Amazon has been securing a multitude of patents this year in preparation for a seemingly-inevitable nationwide drone delivery network being configured in recent months. With the current White House administration taking significant steps to expand drone testing ahead of the implementation of drone delivery regulations, Amazon is wise to stay a few steps ahead. On Tuesday, the company filed a drone-related patent, which the official document labels as “directed fragmentation for unmanned airborne vehicles.” In other words, developing drones that would be dismantled in mid-air, with its parts safely dispersed before hitting the ground.
We’ve reported on the tech giant’s previous patents, like a drone-chute that would safely release an item onto your lawn, or train-mounted drone hubs that could charge unmanned aerial vehicles in between deliveries. Amazon even patented technology that would allow drones to talk to nearby persons and provide helpful commands or directions as a safety measure. What was once an online bookstore has turned into the virtual go-to for an entire generation's everyday needs, and the delivery titan is extremely focused on transitioning to the next phase of its business model: Delivery via drone.

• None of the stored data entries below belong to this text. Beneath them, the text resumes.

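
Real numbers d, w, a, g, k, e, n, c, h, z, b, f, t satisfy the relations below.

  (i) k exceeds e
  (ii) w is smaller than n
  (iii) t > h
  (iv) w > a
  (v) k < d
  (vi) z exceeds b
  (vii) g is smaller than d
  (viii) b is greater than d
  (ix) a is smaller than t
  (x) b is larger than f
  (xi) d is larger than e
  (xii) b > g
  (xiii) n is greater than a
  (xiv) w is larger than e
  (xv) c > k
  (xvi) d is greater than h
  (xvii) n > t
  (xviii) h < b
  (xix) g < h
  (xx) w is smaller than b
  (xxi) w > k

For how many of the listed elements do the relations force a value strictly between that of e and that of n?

The relations place e below n. An element lies strictly between them when it is forced above e and also forced below n.
Above e: {k, d, c, w, b, z}. Below n: {g, k, h, a, t, w}.
Intersection: {k, w} — 2.

2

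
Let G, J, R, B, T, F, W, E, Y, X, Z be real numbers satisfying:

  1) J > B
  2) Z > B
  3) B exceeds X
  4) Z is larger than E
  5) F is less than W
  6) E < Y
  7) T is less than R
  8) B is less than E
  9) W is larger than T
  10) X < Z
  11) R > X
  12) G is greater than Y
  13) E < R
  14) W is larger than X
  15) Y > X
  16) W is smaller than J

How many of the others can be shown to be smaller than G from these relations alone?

Directly below G: Y.
One step further: X, E (3 so far).
One step further: B (4 so far).
No other element is forced below G by the given relations, so the count is 4.

4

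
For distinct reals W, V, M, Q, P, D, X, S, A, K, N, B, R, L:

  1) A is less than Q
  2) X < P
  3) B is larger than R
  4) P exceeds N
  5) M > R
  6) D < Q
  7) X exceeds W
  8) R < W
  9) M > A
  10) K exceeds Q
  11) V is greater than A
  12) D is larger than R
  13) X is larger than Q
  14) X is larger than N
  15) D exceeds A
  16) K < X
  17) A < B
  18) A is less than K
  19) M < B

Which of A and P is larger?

P

A < D < Q < K < X < P, by transitivity through D, Q, K, X.
So A < P; P is the larger of the two.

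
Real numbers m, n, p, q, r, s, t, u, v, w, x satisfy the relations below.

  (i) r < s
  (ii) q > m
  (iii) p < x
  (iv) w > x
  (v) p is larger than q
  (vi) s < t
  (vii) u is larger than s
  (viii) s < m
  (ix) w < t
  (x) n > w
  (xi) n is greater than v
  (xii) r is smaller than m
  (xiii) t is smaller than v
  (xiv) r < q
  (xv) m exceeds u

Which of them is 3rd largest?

t

The consecutive relations fix a unique order: r < s < u < m < q < p < x < w < t < v < n.
The 3rd largest is t.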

Tuesday's patent describes a far more sophisticated method of disintegration than one might expect. Once a drone is recognizably malfunctioning, and a dispersing of its parts becomes the most effective way to maximize the safety of those below, the UAV doesn't simply break apart, all at once. Amazon's drones are fitted with something called a "fragmentation controller" which "develops a fragmentation sequence for one or more of the components based on the flight path, the flight conditions, and terrain topology information, among other factors," according to the patent filing. In other words, the tech within these drones allows for a customized, location-specific process of dispersing the machine's parts. That's pretty impressive thinking, not to mention the engineering and programming involved.
The aforementioned fragmentation controller is comprised of various fragmentation sequences, which are pecific dismantling behaviors for particular internal or external situations and conditions. The patent describes some of the potential external conditions for a malfunctioning drone to include "wind, rain, hail, high or low pressure regions, and other meteorological conditions," with the one fragmentation sequence being able to "calculate the release timing, location, and flight parameters" of the drone for the most effective dismantling solution. Essentially, the tech is sophisticated enough to recognize why the drone is malfunctioning, and to then disperse all or some parts in the safest manner available at that time.
Amazon is a continuously impressive leader in the patenting of drone technology, with some solutions making complete, logical sense, and others seeming like fascinating science-fiction concepts. In the end, that is ultimately where we currently are: In between viable solutions, and imaginative reaches into the future. Amazon is most certainly not differentiating between the two too strictly, as the company seems eager to stay a few steps ahead of its competition no matter how fantastical its ideas may appear.